Okay, so I have two edge routers with 2 providers each. (MX480s with RE-S-1800x4 and MPCE Type 3 3D) I am receiving a full routing table from all my providers. One is Level3 the others are regional providers and the data center. Level3 is where a majority or our traffic defaults to.
Today was fail-over testing day and it did not go as smoothly as expected.
Taking one of the routers offline (The router connected to Level3) went just fine but bringing it back up caused about 5 minutes of downtime.
From the Internet inbound traffic died at the hop before my routers. (Assuming my router didn't have a route back or it was looping internally)
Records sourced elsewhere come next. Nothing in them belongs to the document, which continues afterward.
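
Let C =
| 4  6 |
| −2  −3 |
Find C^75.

C² = C (a projection; rank 1, trace 1), so C^75 = C.

[[4, 6], [−2, −3]]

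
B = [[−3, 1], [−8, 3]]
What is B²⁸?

[[1, 0], [0, 1]]

B² = I (check: tr B = 0 and det B = −1), so B²⁸ = I since 28 is even.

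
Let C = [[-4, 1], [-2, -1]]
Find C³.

tr C = -5 and det C = 6, so the characteristic polynomial is λ² − (-5)λ + (6) with roots -2 and -3.
Eigenvectors give P = [[-1, -1], [-2, -1]] with P⁻¹ = [[1, -1], [-2, 1]], and C = P·diag(-2, -3)·P⁻¹.
Then C³ = P·diag(-8, -27)·P⁻¹ = [[8, 27], [16, 27]] · [[1, -1], [-2, 1]] = [[-46, 19], [-38, 11]].

[[-46, 19], [-38, 11]]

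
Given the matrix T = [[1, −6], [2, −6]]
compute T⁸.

[[−18659, 37830], [−12610, 25476]]

tr T = −5 and det T = 6, so the characteristic polynomial is λ² − (−5)λ + (6) with roots −2 and −3.
Eigenvectors give P = [[2, −3], [1, −2]] with P⁻¹ = [[2, −3], [1, −2]], and T = P·diag(−2, −3)·P⁻¹.
Then T⁸ = P·diag(256, 6561)·P⁻¹ = [[512, −19683], [256, −13122]] · [[2, −3], [1, −2]] = [[−18659, 37830], [−12610, 25476]].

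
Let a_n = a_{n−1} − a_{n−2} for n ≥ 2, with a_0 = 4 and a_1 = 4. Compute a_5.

0

With companion matrix M = [[1, −1], [1, 0]], [a_n, a_{n−1}]ᵀ = M·[a_{n−1}, a_{n−2}]ᵀ, so [a_5, a_4]ᵀ = M⁴·[a_1, a_0]ᵀ.
M⁴ = [[−1, 1], [−1, 0]], giving [a_5, a_4]ᵀ = [[0], [−4]].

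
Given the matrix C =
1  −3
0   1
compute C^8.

[[1, −24], [0, 1]]

C = I + N where N = [[0, −3], [0, 0]] is strictly upper-triangular, so N^2 = 0.
(I + N)^8 = I + 8·N = [[1, −24], [0, 1]].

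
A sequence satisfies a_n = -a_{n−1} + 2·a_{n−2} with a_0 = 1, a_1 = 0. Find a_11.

With companion matrix Q = [[-1, 2], [1, 0]], [a_n, a_{n−1}]ᵀ = Q·[a_{n−1}, a_{n−2}]ᵀ, so [a_11, a_10]ᵀ = Q¹⁰·[a_1, a_0]ᵀ.
Q¹⁰ = [[683, -682], [-341, 342]], giving [a_11, a_10]ᵀ = [[-682], [342]].

-682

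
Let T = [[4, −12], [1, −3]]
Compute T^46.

T² = T (a projection; rank 1, trace 1), so T^46 = T.

[[4, −12], [1, −3]]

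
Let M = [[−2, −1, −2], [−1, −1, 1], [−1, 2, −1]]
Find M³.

M² = [[7, −1, 5], [2, 4, 0], [1, −3, 5]]
M³ = [[−18, 4, −20], [−8, −6, 0], [−4, 12, −10]]

[[−18, 4, −20], [−8, −6, 0], [−4, 12, −10]]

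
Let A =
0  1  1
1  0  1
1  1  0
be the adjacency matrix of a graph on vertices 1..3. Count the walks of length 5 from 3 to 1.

11

The number of length-5 walks from vertex 3 to vertex 1 is entry (3,1) of A⁵, where A is the adjacency matrix.
A² = [[2, 1, 1], [1, 2, 1], [1, 1, 2]]
A³ = [[2, 3, 3], [3, 2, 3], [3, 3, 2]]
A⁴ = [[6, 5, 5], [5, 6, 5], [5, 5, 6]]
A⁵ = [[10, 11, 11], [11, 10, 11], [11, 11, 10]]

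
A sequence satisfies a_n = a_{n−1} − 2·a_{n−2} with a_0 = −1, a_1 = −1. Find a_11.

With companion matrix A = [[1, −2], [1, 0]], [a_n, a_{n−1}]ᵀ = A·[a_{n−1}, a_{n−2}]ᵀ, so [a_11, a_10]ᵀ = A^10·[a_1, a_0]ᵀ.
A^10 = [[23, 22], [−11, 34]], giving [a_11, a_10]ᵀ = [[−45], [−23]].

−45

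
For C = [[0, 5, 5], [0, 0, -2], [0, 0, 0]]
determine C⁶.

[[0, 0, 0], [0, 0, 0], [0, 0, 0]]

C is strictly triangular, hence nilpotent: C³ = 0, so C⁶ = 0.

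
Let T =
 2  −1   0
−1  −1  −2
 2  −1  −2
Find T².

[[5, −1, 2], [−5, 4, 6], [1, 1, 6]]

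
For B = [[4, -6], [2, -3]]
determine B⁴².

B² = B (a projection; rank 1, trace 1), so B⁴² = B.

[[4, -6], [2, -3]]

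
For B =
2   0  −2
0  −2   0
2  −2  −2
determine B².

[[0, 4, 0], [0, 4, 0], [0, 8, 0]]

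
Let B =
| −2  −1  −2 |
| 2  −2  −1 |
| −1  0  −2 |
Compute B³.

B² = [[4, 4, 9], [−7, 2, 0], [4, 1, 6]]
B³ = [[−9, −12, −30], [18, 3, 12], [−12, −6, −21]]

[[−9, −12, −30], [18, 3, 12], [−12, −6, −21]]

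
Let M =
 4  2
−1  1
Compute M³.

tr M = 5 and det M = 6, so the characteristic polynomial is λ² − (5)λ + (6) with roots 2 and 3.
Eigenvectors give P = [[1, 2], [−1, −1]] with P⁻¹ = [[−1, −2], [1, 1]], and M = P·diag(2, 3)·P⁻¹.
Then M³ = P·diag(8, 27)·P⁻¹ = [[8, 54], [−8, −27]] · [[−1, −2], [1, 1]] = [[46, 38], [−19, −11]].

[[46, 38], [−19, −11]]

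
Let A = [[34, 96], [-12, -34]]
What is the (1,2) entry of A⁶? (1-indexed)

tr A = 0 and det A = -4, so the characteristic polynomial is λ² − (0)λ + (-4) with roots 2 and -2.
Eigenvectors give P = [[3, 8], [-1, -3]] with P⁻¹ = [[3, 8], [-1, -3]], and A = P·diag(2, -2)·P⁻¹.
Then A⁶ = P·diag(64, 64)·P⁻¹ = [[192, 512], [-64, -192]] · [[3, 8], [-1, -3]] = [[64, 0], [0, 64]].

0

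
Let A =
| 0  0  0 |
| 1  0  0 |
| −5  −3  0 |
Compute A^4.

A is strictly triangular, hence nilpotent: A^3 = 0, so A^4 = 0.

[[0, 0, 0], [0, 0, 0], [0, 0, 0]]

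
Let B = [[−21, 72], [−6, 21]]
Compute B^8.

tr B = 0 and det B = −9, so the characteristic polynomial is λ² − (0)λ + (−9) with roots −3 and 3.
Eigenvectors give P = [[−4, −3], [−1, −1]] with P⁻¹ = [[−1, 3], [1, −4]], and B = P·diag(−3, 3)·P⁻¹.
Then B^8 = P·diag(6561, 6561)·P⁻¹ = [[−26244, −19683], [−6561, −6561]] · [[−1, 3], [1, −4]] = [[6561, 0], [0, 6561]].

[[6561, 0], [0, 6561]]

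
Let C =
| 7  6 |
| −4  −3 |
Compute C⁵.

tr C = 4 and det C = 3, so the characteristic polynomial is λ² − (4)λ + (3) with roots 3 and 1.
Eigenvectors give P = [[3, −1], [−2, 1]] with P⁻¹ = [[1, 1], [2, 3]], and C = P·diag(3, 1)·P⁻¹.
Then C⁵ = P·diag(243, 1)·P⁻¹ = [[729, −1], [−486, 1]] · [[1, 1], [2, 3]] = [[727, 726], [−484, −483]].

[[727, 726], [−484, −483]]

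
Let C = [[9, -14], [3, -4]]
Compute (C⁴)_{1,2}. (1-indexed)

-910

tr C = 5 and det C = 6, so the characteristic polynomial is λ² − (5)λ + (6) with roots 3 and 2.
Eigenvectors give P = [[7, 2], [3, 1]] with P⁻¹ = [[1, -2], [-3, 7]], and C = P·diag(3, 2)·P⁻¹.
Then C⁴ = P·diag(81, 16)·P⁻¹ = [[567, 32], [243, 16]] · [[1, -2], [-3, 7]] = [[471, -910], [195, -374]].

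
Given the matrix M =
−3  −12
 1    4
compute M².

[[−3, −12], [1, 4]]

M² = M (a projection; rank 1, trace 1), so M² = M.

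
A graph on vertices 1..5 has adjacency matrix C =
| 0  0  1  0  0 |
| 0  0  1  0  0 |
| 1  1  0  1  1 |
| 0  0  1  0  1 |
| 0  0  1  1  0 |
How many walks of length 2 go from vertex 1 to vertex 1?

1

The number of length-2 walks from vertex 1 to vertex 1 is entry (1,1) of C², where C is the adjacency matrix.
C² = [[1, 1, 0, 1, 1], [1, 1, 0, 1, 1], [0, 0, 4, 1, 1], [1, 1, 1, 2, 1], [1, 1, 1, 1, 2]]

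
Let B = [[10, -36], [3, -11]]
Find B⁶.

[[-188, 756], [-63, 253]]

tr B = -1 and det B = -2, so the characteristic polynomial is λ² − (-1)λ + (-2) with roots 1 and -2.
Eigenvectors give P = [[-4, -3], [-1, -1]] with P⁻¹ = [[-1, 3], [1, -4]], and B = P·diag(1, -2)·P⁻¹.
Then B⁶ = P·diag(1, 64)·P⁻¹ = [[-4, -192], [-1, -64]] · [[-1, 3], [1, -4]] = [[-188, 756], [-63, 253]].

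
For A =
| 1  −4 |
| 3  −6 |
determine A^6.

[[−1931, 2660], [−1995, 2724]]

tr A = −5 and det A = 6, so the characteristic polynomial is λ² − (−5)λ + (6) with roots −2 and −3.
Eigenvectors give P = [[4, 1], [3, 1]] with P⁻¹ = [[1, −1], [−3, 4]], and A = P·diag(−2, −3)·P⁻¹.
Then A^6 = P·diag(64, 729)·P⁻¹ = [[256, 729], [192, 729]] · [[1, −1], [−3, 4]] = [[−1931, 2660], [−1995, 2724]].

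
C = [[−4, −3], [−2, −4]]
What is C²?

[[22, 24], [16, 22]]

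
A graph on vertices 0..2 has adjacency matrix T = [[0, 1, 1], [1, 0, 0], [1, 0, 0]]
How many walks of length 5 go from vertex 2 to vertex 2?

The number of length-5 walks from vertex 2 to vertex 2 is entry (2,2) of T⁵, where T is the adjacency matrix.
T² = [[2, 0, 0], [0, 1, 1], [0, 1, 1]]
T³ = [[0, 2, 2], [2, 0, 0], [2, 0, 0]]
T⁴ = [[4, 0, 0], [0, 2, 2], [0, 2, 2]]
T⁵ = [[0, 4, 4], [4, 0, 0], [4, 0, 0]]

0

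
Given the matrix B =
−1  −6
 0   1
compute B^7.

[[−1, −6], [0, 1]]

B² = I (check: tr B = 0 and det B = −1), so B^7 = B since 7 is odd.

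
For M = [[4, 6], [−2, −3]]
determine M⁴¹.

M² = M (a projection; rank 1, trace 1), so M⁴¹ = M.

[[4, 6], [−2, −3]]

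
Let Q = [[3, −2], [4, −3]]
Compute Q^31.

Q² = I (check: tr Q = 0 and det Q = −1), so Q^31 = Q since 31 is odd.

[[3, −2], [4, −3]]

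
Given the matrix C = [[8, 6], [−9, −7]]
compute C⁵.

tr C = 1 and det C = −2, so the characteristic polynomial is λ² − (1)λ + (−2) with roots −1 and 2.
Eigenvectors give P = [[−2, −1], [3, 1]] with P⁻¹ = [[1, 1], [−3, −2]], and C = P·diag(−1, 2)·P⁻¹.
Then C⁵ = P·diag(−1, 32)·P⁻¹ = [[2, −32], [−3, 32]] · [[1, 1], [−3, −2]] = [[98, 66], [−99, −67]].

[[98, 66], [−99, −67]]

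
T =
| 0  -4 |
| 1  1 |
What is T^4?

[[12, 28], [-7, 5]]

T^2 = [[-4, -4], [1, -3]]
T^3 = [[-4, 12], [-3, -7]]
T^4 = [[12, 28], [-7, 5]]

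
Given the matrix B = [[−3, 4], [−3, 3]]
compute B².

[[−3, 0], [0, −3]]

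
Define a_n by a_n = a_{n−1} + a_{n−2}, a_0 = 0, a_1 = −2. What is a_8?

−42

With companion matrix T = [[1, 1], [1, 0]], [a_n, a_{n−1}]ᵀ = T·[a_{n−1}, a_{n−2}]ᵀ, so [a_8, a_7]ᵀ = T⁷·[a_1, a_0]ᵀ.
T⁷ = [[21, 13], [13, 8]], giving [a_8, a_7]ᵀ = [[−42], [−26]].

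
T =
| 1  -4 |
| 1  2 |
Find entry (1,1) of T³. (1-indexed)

-15

T² = [[-3, -12], [3, 0]]
T³ = [[-15, -12], [3, -12]]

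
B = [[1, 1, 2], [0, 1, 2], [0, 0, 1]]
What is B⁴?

[[1, 4, 20], [0, 1, 8], [0, 0, 1]]

B = I + N where N = [[0, 1, 2], [0, 0, 2], [0, 0, 0]] is strictly upper-triangular, so N³ = 0.
(I + N)⁴ = I + 4·N + 6·N² = [[1, 4, 20], [0, 1, 8], [0, 0, 1]].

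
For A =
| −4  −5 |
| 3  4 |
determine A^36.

A² = I (check: tr A = 0 and det A = −1), so A^36 = I since 36 is even.

[[1, 0], [0, 1]]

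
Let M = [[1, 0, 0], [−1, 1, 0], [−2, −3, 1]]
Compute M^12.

[[1, 0, 0], [−12, 1, 0], [174, −36, 1]]

M = I + N where N = [[0, 0, 0], [−1, 0, 0], [−2, −3, 0]] is strictly lower-triangular, so N^3 = 0.
(I + N)^12 = I + 12·N + 66·N^2 = [[1, 0, 0], [−12, 1, 0], [174, −36, 1]].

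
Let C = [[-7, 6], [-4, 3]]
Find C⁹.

[[-59047, 59046], [-39364, 39363]]

tr C = -4 and det C = 3, so the characteristic polynomial is λ² − (-4)λ + (3) with roots -3 and -1.
Eigenvectors give P = [[3, 1], [2, 1]] with P⁻¹ = [[1, -1], [-2, 3]], and C = P·diag(-3, -1)·P⁻¹.
Then C⁹ = P·diag(-19683, -1)·P⁻¹ = [[-59049, -1], [-39366, -1]] · [[1, -1], [-2, 3]] = [[-59047, 59046], [-39364, 39363]].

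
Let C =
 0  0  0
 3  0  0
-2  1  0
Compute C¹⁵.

[[0, 0, 0], [0, 0, 0], [0, 0, 0]]

C is strictly triangular, hence nilpotent: C³ = 0, so C¹⁵ = 0.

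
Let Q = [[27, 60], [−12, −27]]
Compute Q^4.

tr Q = 0 and det Q = −9, so the characteristic polynomial is λ² − (0)λ + (−9) with roots −3 and 3.
Eigenvectors give P = [[−2, −5], [1, 2]] with P⁻¹ = [[2, 5], [−1, −2]], and Q = P·diag(−3, 3)·P⁻¹.
Then Q^4 = P·diag(81, 81)·P⁻¹ = [[−162, −405], [81, 162]] · [[2, 5], [−1, −2]] = [[81, 0], [0, 81]].

[[81, 0], [0, 81]]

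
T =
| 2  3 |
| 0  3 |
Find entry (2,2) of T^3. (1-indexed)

T^2 = [[4, 15], [0, 9]]
T^3 = [[8, 57], [0, 27]]

27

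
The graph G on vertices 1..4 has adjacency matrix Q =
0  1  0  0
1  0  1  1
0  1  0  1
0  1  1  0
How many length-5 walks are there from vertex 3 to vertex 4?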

I waited about 20 minutes between taking the router offline and bringing it back online to avoid any upstream dampening.
Internal to the internet traffic was looping between my routers.
I checked the routing table and had active and best routes to my destinations on both routers. I did NOT get to check the details of these routes or the actual forwarding table. My best guess is that routes were being shared between my routers BEFORE they were installed to the forwarding table. I am guessing this because I have had this same setup for years but the last time we did forced fail-over testing the routing table was only 500k routes vs the 700k it is now. Also, during this time the routing engine CPU was pegged at 100%.
I started Googling and found this BGP nob. https://www.juniper.net/documentation/en_US/junos/topics/reference/configuration-statement/delay-route-advertisements-edit-protocols-group-family-unicast.html
My question is has anyone seen this kind of behavior before? Does my assumption make sense? I would test it further but customers will be upset. Has anyone used this nob or similar?